I can't summarise this book - I'm too much of an amateur. I'm left with a funny sense of kinship with Paul - possessing a conviction based on conversion / revelation that this is true and landing on ways of thinking about it which initially lead somewhere solid before becoming unwieldy and having to be abandoned for another go. Paul's conviction / ego was a bit more able for this kind of thing than that of a normal person - each time the slippery soap jumps through _my_ fingers, it takes me a gloomy few months before I can bear to grope around in the slimy water and see if it is still there at all.
 
Posted by Sipech (# 16870) on :
 
If it's any help, when I started looking at the new perspective on Paul a few years ago, I also started with Sanders' Very Short Introduction.

This was followed up with:
This was then finished with Wright's magnum opus, Paul and the Faithfulness of God.
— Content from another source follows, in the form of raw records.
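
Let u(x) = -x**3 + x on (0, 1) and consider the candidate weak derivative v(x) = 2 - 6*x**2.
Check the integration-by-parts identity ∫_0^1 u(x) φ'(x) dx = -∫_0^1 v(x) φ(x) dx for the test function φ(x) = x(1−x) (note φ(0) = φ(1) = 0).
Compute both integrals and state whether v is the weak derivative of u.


LHS = -1/60, RHS = -1/30. No, v is not the weak derivative of u.

u(x) = -x**3 + x, classical derivative u'(x) = 1 - 3*x**2.
φ(x) = x(1−x), so φ'(x) = 1 - 2*x.
Note φ(0) = φ(1) = 0, so the boundary term u·φ vanishes.
LHS = ∫_0^1 u(x) φ'(x) dx = ∫_0^1 (2*x^4 - x^3 - 2*x^2 + x) dx. Term by term:
  ∫_0^1 2*x^4 dx = 2/5;  ∫_0^1 -x^3 dx = -1/4;  ∫_0^1 -2*x^2 dx = -2/3;
  ∫_0^1 x dx = 1/2.
Sum: 2/5 − 1/4 − 2/3 + 1/2 = -1/60.
So LHS = -1/60.
∫_0^1 v(x) φ(x) dx = ∫_0^1 (6*x^4 - 6*x^3 - 2*x^2 + 2*x) dx. Term by term:
  ∫_0^1 6*x^4 dx = 6/5;  ∫_0^1 -6*x^3 dx = -3/2;  ∫_0^1 -2*x^2 dx = -2/3;
  ∫_0^1 2*x dx = 1.
Sum: 6/5 − 3/2 − 2/3 + 1 = 1/30.
So RHS = -∫_0^1 v(x) φ(x) dx = -1/30.
LHS − RHS = 1/60 ≠ 0, so the identity fails.
(For a valid weak derivative the identity must hold for EVERY test function, in particular this one. The failure shows v is NOT the weak derivative of u.)
Correct weak derivative would be u'(x) = 1 - 3*x**2.


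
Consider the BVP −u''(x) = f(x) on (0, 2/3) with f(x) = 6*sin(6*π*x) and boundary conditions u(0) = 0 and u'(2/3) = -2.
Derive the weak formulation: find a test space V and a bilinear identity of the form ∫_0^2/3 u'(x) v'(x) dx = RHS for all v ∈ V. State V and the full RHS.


V = {v ∈ H^1(0, 2/3) : v(0) = 0} (test functions vanish at x = 0 where u is specified); weak form: ∫_0^2/3 u'v' dx = ∫_0^2/3 (6*sin(6*π*x)) v dx − 2·v(2/3) for all v ∈ V.

Multiply both sides by a test function v and integrate from 0 to 2/3:
  ∫_0^2/3 −u''(x) v(x) dx = ∫_0^2/3 f(x) v(x) dx.
Integrate the LHS by parts once:
  ∫_0^2/3 −u'' v dx = −[u'(x) v(x)]_0^2/3 + ∫_0^2/3 u'(x) v'(x) dx.
Thus ∫_0^2/3 u'(x) v'(x) dx = ∫_0^2/3 f(x) v(x) dx + [u'(x) v(x)]_0^2/3.
Choose V so that boundary terms are either known or forced to vanish.
Mixed BC: u(0) = 0 (Dirichlet) and u'(2/3) = -2 (Neumann). Define V = {v ∈ H^1(0, 2/3) : v(0) = 0}. Then [u' v]_0^2/3 = u'(2/3)·v(2/3) − u'(0)·0 = − 2·v(2/3).
Weak formulation: find u (satisfying any essential BC) such that ∫_0^2/3 u'(x) v'(x) dx = ∫_0^2/3 f v dx − 2·v(2/3) for all v ∈ V (Dirichlet at 0 absorbed into V; Neumann datum at x = 2/3 contributes the boundary term).
Substituting f(x) = 6*sin(6*π*x), the right-hand side is ∫_0^2/3 (6*sin(6*π*x)) v dx − 2·v(2/3).


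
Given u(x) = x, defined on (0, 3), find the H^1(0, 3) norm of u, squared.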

In this last volume, he seems to have gone beyond the New Perspective, but doesn't reject it. It tries to put Paul into his multi-dimensional context, with his Jewish identity, his Roman citizenship and as a philosopher in the Hellenic tradition.

I'm sure there's plenty of other good books, but if you want to follow up on Sanders, then those are my suggestions. I understand that Michael Bird has also spearheaded a multi-author response to Wright's biggest tome, which is either out now or coming soon. I think the working title was God and the Faithfulness of Paul.
 
Posted by Sarah G (# 11669) on :
 
1) On the Damascus road, Paul suddenly realised that the thing he had spent his whole life hoping for had happened- the arrival of God's Kingdom. But it wasn't the military victory classical Judaism expected. So he spends a large part of his letters explaining how Jesus' crucifixion was that victory, how the OT had already described it, and what it meant to be a citizen of this new nation. Grasp that, and Paul suddenly seems to make sense.

2) On the OP, a critique of Sanders might be:
a) A misunderstanding of how 'religion' functioned within C1 Mediterranean society and Paul's letters.
b) Importing C20 Christian approaches to religion into C1 Judaism/Christianity, particularly where 'salvation' is concerned.
c) Not seeing that conversion figured little in most C1 religions.
d) Screening out eschatology in Paul, who saw Jesus as inaugurating God's Kingdom.

3) Sipech's list is interesting- N.T.Wright is absolutely the one to read. I'd strongly suggest working through the Christian Origins series in order if stamina allows (deffo 2,3,4). And that's where Piper's book disappointed- he didn't seem to grasp at all the sort of argument NTW was making.